Like JUPITER, the CARDS (Collaborative Atorvastatin Diabetes Study) was also terminated early because the overwhelming benefit from lipid lowering made further allocation of patients into the placebo group unethical (Colhoun et al. Lancet 2004;364:685-96). In CARDS, patients with type 2 diabetes but no heart disease and a baseline LDL-C <4.15 mmol/L were randomized to atorvastatin 10 mg or placebo. Again, despite the increased risk of renal impairment in diabetic patients, the statin was found to be safe, while the risk of CV events was reduced by 37% (P=0.001). The 27% reduction in mortality approached statistical significance (P=0.059).

When the first statin was introduced in 1987, it provided the opportunity to understand the pathophysiology of atherosclerosis in new detail because of the unprecedented ability of this class of drug to decrease LDL-C. The goals of LDL-C lowering have been consistently dropping in a long series of large, multinational trials that progressively and consistently demonstrated greater CV risk reductions with lower LDL-C. First demonstrated in individuals who already had CV disease and then in patients with risk factors only, the studies supported an overall hypothesis that “lower is better” for LDL-C in the presence of CV risk.

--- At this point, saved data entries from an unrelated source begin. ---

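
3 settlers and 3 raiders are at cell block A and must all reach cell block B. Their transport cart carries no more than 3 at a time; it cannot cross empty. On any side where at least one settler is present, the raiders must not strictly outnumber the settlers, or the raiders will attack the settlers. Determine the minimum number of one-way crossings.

Counting alone: each trip to cell block B takes at most 3 across and each return brings at least 1 back, so after t trips out (and t−1 returns) at most 3t − (t−1) of the 6 are across; that first reaches 6 at t = 3, so at least 5 crossings are needed.
The plan below uses exactly 5 crossings, so it is optimal:
1. 2 raiders → cell block B.  (cell block A: 3S 1R; cell block B: 0S 2R)
2. 1 raider ← cell block A.  (cell block A: 3S 2R; cell block B: 0S 1R)
3. 3 settlers → cell block B.  (cell block A: 0S 2R; cell block B: 3S 1R)
4. 1 raider ← cell block A.  (cell block A: 0S 3R; cell block B: 3S 0R)
5. 3 raiders → cell block B.  (cell block A: 0S 0R; cell block B: 3S 3R)

5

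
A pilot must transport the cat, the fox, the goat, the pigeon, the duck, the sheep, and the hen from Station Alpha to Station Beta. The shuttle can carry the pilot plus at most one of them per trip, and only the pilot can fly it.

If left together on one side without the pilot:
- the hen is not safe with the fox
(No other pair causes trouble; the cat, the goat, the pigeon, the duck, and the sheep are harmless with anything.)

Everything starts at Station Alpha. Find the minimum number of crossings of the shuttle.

13

Counting alone: the pilot can take at most 1 across per trip to Station Beta, so moving all 7 needs at least 7 loaded trips out, with a return between consecutive ones — at least 13 crossings.
The plan below uses exactly 13 crossings, so it is optimal:
1. Pilot goes to Station Beta with the fox.
2. Pilot goes back to Station Alpha alone.
3. Pilot goes to Station Beta with the cat.
4. Pilot goes back to Station Alpha alone.
5. Pilot goes to Station Beta with the goat.
6. Pilot goes back to Station Alpha alone.
7. Pilot goes to Station Beta with the pigeon.
8. Pilot goes back to Station Alpha alone.
9. Pilot goes to Station Beta with the duck.
10. Pilot goes back to Station Alpha alone.
11. Pilot goes to Station Beta with the sheep.
12. Pilot goes back to Station Alpha alone.
13. Pilot goes to Station Beta with the hen.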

This hypothesis remains unchallenged. As of yet, no degree of LDL lowering has been found unsafe, and greater reductions generally produce larger risk reductions independent of the starting or ending LDL-C level. Although there are several theories that the clinical benefits of statins are pleiotropic, so that protection from atherosclerosis not only includes less build-up of atherosclerotic plaque but also antithrombotic activity, the antithrombotic effects may still be fundamentally linked to cholesterol lowering. For example, the anti-inflammatory activity linked to statins may still be derived from lipid lowering. Overall, there is no compelling evidence that there is any important difference between these agents other than their relative lipid-lowering effect.

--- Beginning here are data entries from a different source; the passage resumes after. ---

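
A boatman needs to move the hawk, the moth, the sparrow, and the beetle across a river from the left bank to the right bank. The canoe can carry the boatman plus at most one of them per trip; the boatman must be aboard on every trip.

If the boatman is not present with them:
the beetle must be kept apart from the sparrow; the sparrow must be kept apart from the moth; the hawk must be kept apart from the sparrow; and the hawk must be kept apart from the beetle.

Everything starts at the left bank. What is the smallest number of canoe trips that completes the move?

impossible

Whatever the first load, the items left behind include a forbidden pair without the boatman. No opening move is safe, so no plan exists.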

Perhaps equally important, there is also no compelling evidence of any difference between these agents for tolerability or risk of adverse events despite the numerous trials that have addressed this question. These findings are helpful because they permit clinicians to concentrate on meeting the evidence-based cholesterol targets with adequate doses of the statin which offers the best opportunity to achieve treatment goals.

 

Summary

 

With almost 25 years of clinical experience, the only significant difference between statins for their relative ability to lower the risk of CV events appears to stem from their relative efficacy in reducing LDL-C and raising HDL-C. Conversely, uncommon adverse events associated with statins do not appear to be related to lipid lowering. Rather, these events have been largely unpredictable and idiosyncratic, although a dose response for myopathy risk has been observed.In at least some cases, they may be related to genetic susceptibility. The relative efficacy of statins cannot be divorced from their LDL-C-lowering effect, so benefits in subgroups, such as those with CKD, diabetes or other comorbidities, are dependent on efficacy in lowering LDL-C. These findings are useful for clinicians concerned about employing aggressive regimens needed to reach evidence-based targets. As a class, statins are remarkably effective and well tolerated, making LDL-C reductions the key distinction between agents.